2024 Is On Pace to Be the Hottest Year Ever

This past January, the National Oceanic and Atmospheric Administration reported that average global temperatures hit an all-time high in 2023, breaking the previous record set in 2016 by a historic margin of 0.27 degrees Fahrenheit. In the same report, NOAA scientists predicted a one-in-three chance that 2024 would be even warmer. But global temperature data from the first three months of the year suggest that the odds are likely far higher. 

New data from the Copernicus Climate Change Service and the European Commission shows that 2024 is already on pace to be the hottest year on record. Through March 31, 2024, there have been 91 days so far this year – and 54 of them, or nearly 60%, have been hotter than the comparable calendar day every year going back to 1940, according to the Copernicus Climate Pulse tool

Of the 54 record-breaking days this year, air temperatures have been anywhere from 1 to 1.9 degrees Fahrenheit above the global average in the period from 1990 to 2020. Even among the days in 2024 that have not broken records, average global air temperatures have been at least 0.9 degrees above the baseline reference period. 

Sea surface temperature abnormalities in the first quarter of 2024 are even more alarming. Every day this year, the ocean surface has been warmer than it has been in every comparable calendar day since record keeping began in 1979. In each of the 91 days of available data so far this year, sea surface temperatures have exceeded the 1991-2020 baseline average by as much as 1.3 degrees Fahrenheit, and never by less than 0.9 degrees Fahrenheit. 
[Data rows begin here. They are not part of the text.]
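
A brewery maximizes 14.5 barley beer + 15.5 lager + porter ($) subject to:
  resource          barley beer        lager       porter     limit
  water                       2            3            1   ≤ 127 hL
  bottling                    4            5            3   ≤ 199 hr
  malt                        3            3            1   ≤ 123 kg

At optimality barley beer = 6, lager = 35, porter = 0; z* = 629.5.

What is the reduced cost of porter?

Binding: bottling and malt. Non-binding: water (10 unused).
By complementary slackness, y = 0 for the non-binding constraint.
From A_Bᵀ y = c: 4·y_bottling + 3·y_malt = 14.5; 5·y_bottling + 3·y_malt = 15.5.
This yields shadow prices y_bottling = 1, y_malt = 3.5.
Reduced cost of porter: c₃ − yᵀa₃ = 1 − (1·3 + 3.5·1) = 1 − 6.5 = -5.5.

-5.5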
It is important to note that these readings are global averages, and in different places around the world, temperatures can be higher or lower than historic norms at the same time. But so far this year, millions of Americans have already experienced record-high temperatures. According to NOAA data, this past February, average monthly temperatures in four states – Iowa, Minnesota, Missouri, and Wisconsin – hit all-time highs. In these states, the average temperature in February 2024 exceeded the month’s 1901 to 2000 benchmark average by anywhere from 12.1 to 17.4 degrees Fahrenheit.

Whether or not this warming trend continues at a similar pace through the rest of the year, or in subsequent years, remains to be seen. But if it does, the consequences will be dire, as even a fraction of a degree increase in average temperatures over a sustained period will dramatically change life as we know it. 

According to a report from NASA, if average global temperatures climb by 1.5 degrees Celsius, 14% of the world’s population will suffer from extreme heat waves at least once every five years. If temperatures rise by 2.0 degrees Celsius, 37% of the global population will regularly face severe heat waves. 

By the end of the century, that same 0.5 degree Celsius increase in average global temperatures could expose as many as 270 million more people worldwide to water scarcity. It will also likely cause an additional 4 inches of sea level rise, reduced agricultural output, and mass extinction of insects, plants, and vertebrates. 

This year, with each passing day, global temperature data suggests that at least 2.0 degrees Celsius of warming appears increasingly likely.